Joanna Janowicz (b. 1985, Poznań) is a painter based in Warsaw. She completed postgraduate studies in painting at the Magdalena Abakanowicz University of the Arts in Poznań and holds a PhD in Economics.
She works primarily in oil painting. Her practice moves between intuition and awareness, with each work developing gradually through a series of decisions and changes. She is interested in the tension between presence and its trace — what remains in gesture, colour, fragment, and memory.
I have always been slightly aside.
At once close and withdrawn, present and distant.
The position of an outsider and observer feels comfortable and safe. I watch people and events as if they were frames of an endless film, yet I am not indifferent to what I see and hear. Voices, dialogues, gestures — entire scenes — stay with me. At times, the ghosts of people and places feel more present than reality itself. Memory proves more durable than relationships, places, or emotions.

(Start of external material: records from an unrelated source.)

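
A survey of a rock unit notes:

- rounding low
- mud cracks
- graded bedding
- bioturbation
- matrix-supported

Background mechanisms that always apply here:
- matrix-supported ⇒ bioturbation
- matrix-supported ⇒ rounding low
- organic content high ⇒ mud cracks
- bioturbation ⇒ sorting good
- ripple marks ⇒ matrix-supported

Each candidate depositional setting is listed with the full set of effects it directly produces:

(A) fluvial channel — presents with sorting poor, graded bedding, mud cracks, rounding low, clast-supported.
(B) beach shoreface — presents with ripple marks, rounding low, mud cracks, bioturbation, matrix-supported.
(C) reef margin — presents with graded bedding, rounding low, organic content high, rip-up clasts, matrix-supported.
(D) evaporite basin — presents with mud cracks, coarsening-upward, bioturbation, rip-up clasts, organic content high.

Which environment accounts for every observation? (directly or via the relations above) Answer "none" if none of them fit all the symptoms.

Per-candidate check:
(A) fluvial channel — rounding low yes; mud cracks yes; graded bedding yes; bioturbation NO; matrix-supported NO
(B) beach shoreface — rounding low yes; mud cracks yes; graded bedding NO; bioturbation yes; matrix-supported yes
(C) reef margin — accounts for every observation (mud cracks by organic content high → mud cracks)
(D) evaporite basin — does not account for rounding low, graded bedding, matrix-supported
(C) is the only candidate with no mismatches.

C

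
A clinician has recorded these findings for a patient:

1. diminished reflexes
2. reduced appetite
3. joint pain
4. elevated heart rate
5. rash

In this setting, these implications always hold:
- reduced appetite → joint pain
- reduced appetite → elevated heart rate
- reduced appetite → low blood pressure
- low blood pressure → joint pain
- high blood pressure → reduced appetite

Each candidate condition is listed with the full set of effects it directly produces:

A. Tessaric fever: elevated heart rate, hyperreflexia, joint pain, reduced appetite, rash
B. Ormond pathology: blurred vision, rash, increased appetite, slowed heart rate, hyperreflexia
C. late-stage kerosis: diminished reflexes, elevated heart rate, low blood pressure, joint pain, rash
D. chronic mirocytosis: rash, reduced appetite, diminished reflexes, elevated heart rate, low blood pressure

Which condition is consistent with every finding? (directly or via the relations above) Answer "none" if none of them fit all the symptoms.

For each candidate, compare predicted effects to what was observed:
(A) Tessaric fever — diminished reflexes NO; reduced appetite yes; joint pain yes; elevated heart rate yes; rash yes
(B) Ormond pathology — diminished reflexes NO; reduced appetite NO; joint pain NO; elevated heart rate NO; rash yes
(C) late-stage kerosis — diminished reflexes yes; reduced appetite NO; joint pain yes; elevated heart rate yes; rash yes
(D) chronic mirocytosis — accounts for every observation (joint pain by low blood pressure → joint pain)
(D) alone accounts for all the evidence.

D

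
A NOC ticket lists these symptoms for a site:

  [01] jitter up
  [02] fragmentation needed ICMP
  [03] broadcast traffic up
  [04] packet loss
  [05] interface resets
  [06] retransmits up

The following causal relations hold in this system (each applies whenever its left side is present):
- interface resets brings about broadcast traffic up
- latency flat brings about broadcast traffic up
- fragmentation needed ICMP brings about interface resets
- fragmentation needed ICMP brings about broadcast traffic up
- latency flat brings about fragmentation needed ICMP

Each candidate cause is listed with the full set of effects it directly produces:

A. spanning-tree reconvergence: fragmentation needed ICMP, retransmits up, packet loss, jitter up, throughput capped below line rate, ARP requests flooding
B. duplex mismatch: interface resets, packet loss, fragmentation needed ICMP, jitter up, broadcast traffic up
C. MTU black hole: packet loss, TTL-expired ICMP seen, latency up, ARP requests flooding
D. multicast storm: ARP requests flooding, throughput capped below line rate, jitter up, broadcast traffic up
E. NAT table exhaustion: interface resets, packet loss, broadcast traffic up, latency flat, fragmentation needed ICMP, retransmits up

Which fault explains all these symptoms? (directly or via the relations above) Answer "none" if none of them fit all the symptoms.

A

Testing each hypothesis:
(A) spanning-tree reconvergence — jitter up ✓; fragmentation needed ICMP ✓; broadcast traffic up ✓ (via fragmentation needed ICMP → broadcast traffic up); packet loss ✓; interface resets ✓ (via fragmentation needed ICMP → interface resets); retransmits up ✓
(B) duplex mismatch — does not account for retransmits up
(C) MTU black hole — jitter up ✗; fragmentation needed ICMP ✗; broadcast traffic up ✗; packet loss ✓; interface resets ✗; retransmits up ✗
(D) multicast storm — jitter up ✓; fragmentation needed ICMP ✗; broadcast traffic up ✓; packet loss ✗; interface resets ✗; retransmits up ✗
(E) NAT table exhaustion — does not account for jitter up
(A) is the only candidate with no mismatches.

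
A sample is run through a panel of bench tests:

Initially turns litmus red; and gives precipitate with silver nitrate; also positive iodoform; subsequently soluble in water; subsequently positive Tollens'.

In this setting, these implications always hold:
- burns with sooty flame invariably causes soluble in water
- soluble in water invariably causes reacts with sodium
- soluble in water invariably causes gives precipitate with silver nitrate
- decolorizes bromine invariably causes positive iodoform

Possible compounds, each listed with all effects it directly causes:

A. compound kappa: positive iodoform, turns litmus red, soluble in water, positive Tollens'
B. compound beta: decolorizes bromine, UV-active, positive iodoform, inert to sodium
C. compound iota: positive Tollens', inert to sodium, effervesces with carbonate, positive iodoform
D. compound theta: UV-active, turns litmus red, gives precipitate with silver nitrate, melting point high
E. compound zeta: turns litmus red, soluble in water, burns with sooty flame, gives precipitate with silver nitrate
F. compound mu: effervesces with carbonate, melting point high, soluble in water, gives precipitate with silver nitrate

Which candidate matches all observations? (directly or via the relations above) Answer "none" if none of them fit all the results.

Testing each hypothesis:
(A) compound kappa — accounts for every observation (gives precipitate with silver nitrate by soluble in water → gives precipitate with silver nitrate)
(B) compound beta — turns litmus red ✗; gives precipitate with silver nitrate ✗; positive iodoform ✓; soluble in water ✗; positive Tollens' ✗
(C) compound iota — does not account for turns litmus red, gives precipitate with silver nitrate, soluble in water
(D) compound theta — turns litmus red ✓; gives precipitate with silver nitrate ✓; positive iodoform ✗; soluble in water ✗; positive Tollens' ✗
(E) compound zeta — does not account for positive iodoform, positive Tollens'
(F) compound mu — does not account for turns litmus red, positive iodoform, positive Tollens'
(A) alone accounts for all the evidence.

A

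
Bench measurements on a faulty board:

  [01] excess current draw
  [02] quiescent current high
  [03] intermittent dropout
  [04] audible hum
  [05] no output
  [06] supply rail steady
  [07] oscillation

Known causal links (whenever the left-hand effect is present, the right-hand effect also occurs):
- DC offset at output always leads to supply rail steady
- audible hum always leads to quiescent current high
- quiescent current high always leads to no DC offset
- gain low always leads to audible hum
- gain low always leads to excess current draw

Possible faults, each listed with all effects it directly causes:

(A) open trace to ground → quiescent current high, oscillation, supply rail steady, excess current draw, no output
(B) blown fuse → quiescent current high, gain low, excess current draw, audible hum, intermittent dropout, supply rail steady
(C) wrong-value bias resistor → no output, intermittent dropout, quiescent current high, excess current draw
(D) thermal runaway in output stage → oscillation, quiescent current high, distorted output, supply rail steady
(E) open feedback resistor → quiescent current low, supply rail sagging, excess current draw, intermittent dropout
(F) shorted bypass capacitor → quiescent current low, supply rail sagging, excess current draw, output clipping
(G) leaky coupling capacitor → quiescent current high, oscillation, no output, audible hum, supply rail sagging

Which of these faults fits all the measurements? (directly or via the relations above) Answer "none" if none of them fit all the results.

Per-candidate check:
(A) open trace to ground — excess current draw +; quiescent current high +; intermittent dropout -; audible hum -; no output +; supply rail steady +; oscillation +
(B) blown fuse — does not account for no output, oscillation
(C) wrong-value bias resistor — excess current draw +; quiescent current high +; intermittent dropout +; audible hum -; no output +; supply rail steady -; oscillation -
(D) thermal runaway in output stage — excess current draw -; quiescent current high +; intermittent dropout -; audible hum -; no output -; supply rail steady +; oscillation +
(E) open feedback resistor — fails on quiescent current high, audible hum, no output, supply rail steady, oscillation (predicts quiescent current low, not quiescent current high; predicts supply rail sagging, not supply rail steady)
(F) shorted bypass capacitor — excess current draw +; quiescent current high -; intermittent dropout -; audible hum -; no output -; supply rail steady -; oscillation -
(G) leaky coupling capacitor — excess current draw -; quiescent current high +; intermittent dropout -; audible hum +; no output +; supply rail steady -; oscillation +
No candidate is consistent with all observations.

none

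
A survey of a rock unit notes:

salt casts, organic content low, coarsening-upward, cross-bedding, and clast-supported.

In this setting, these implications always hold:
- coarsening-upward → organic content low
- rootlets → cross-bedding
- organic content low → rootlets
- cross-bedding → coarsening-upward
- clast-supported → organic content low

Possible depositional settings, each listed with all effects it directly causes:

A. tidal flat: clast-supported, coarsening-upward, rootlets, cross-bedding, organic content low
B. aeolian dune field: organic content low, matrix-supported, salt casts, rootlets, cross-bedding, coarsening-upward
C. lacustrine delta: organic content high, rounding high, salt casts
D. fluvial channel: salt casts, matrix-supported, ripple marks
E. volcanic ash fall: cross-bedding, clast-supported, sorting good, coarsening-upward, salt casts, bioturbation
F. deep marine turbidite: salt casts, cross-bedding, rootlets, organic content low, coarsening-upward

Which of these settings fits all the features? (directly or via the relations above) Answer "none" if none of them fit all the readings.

Checking each candidate against the observations:
(A) tidal flat — salt casts miss; organic content low match; coarsening-upward match; cross-bedding match; clast-supported match
(B) aeolian dune field — salt casts match; organic content low match; coarsening-upward match; cross-bedding match; clast-supported miss
(C) lacustrine delta — salt casts match; organic content low miss; coarsening-upward miss; cross-bedding miss; clast-supported miss
(D) fluvial channel — salt casts match; organic content low miss; coarsening-upward miss; cross-bedding miss; clast-supported miss
(E) volcanic ash fall — accounts for every observation (organic content low through clast-supported → organic content low)
(F) deep marine turbidite — salt casts match; organic content low match; coarsening-upward match; cross-bedding match; clast-supported miss
(E) is the only candidate with no mismatches.

E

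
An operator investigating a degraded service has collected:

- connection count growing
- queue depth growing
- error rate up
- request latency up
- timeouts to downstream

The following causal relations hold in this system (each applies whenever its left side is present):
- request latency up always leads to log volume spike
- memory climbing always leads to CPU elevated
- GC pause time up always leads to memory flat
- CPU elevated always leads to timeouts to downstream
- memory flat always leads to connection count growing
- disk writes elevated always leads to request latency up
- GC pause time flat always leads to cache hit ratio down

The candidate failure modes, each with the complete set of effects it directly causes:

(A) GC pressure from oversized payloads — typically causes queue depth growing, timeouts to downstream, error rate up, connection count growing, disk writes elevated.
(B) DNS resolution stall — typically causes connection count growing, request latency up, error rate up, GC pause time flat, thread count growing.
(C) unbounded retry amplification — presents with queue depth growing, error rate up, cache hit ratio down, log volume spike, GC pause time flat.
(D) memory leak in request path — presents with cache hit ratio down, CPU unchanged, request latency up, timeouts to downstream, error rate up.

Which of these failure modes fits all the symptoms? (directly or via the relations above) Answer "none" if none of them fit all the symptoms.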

I need to pause, to remain in silence, and to fully register what is happening.
Painting is my way of dealing with life — of reconstructing what matters without fixing it into a clear narrative. Of holding on to what I cannot or do not want to forget.
I think of an image as a still frame: a suspended moment within a larger, unseen sequence. Something has already happened or is about to happen. The tension lies in the unknown.
I work both intuitively and consciously. I have a plan, but I remain open to what unfolds on the canvas and beyond my control.
Painting is a form of letting go — without resignation, but with care and attention.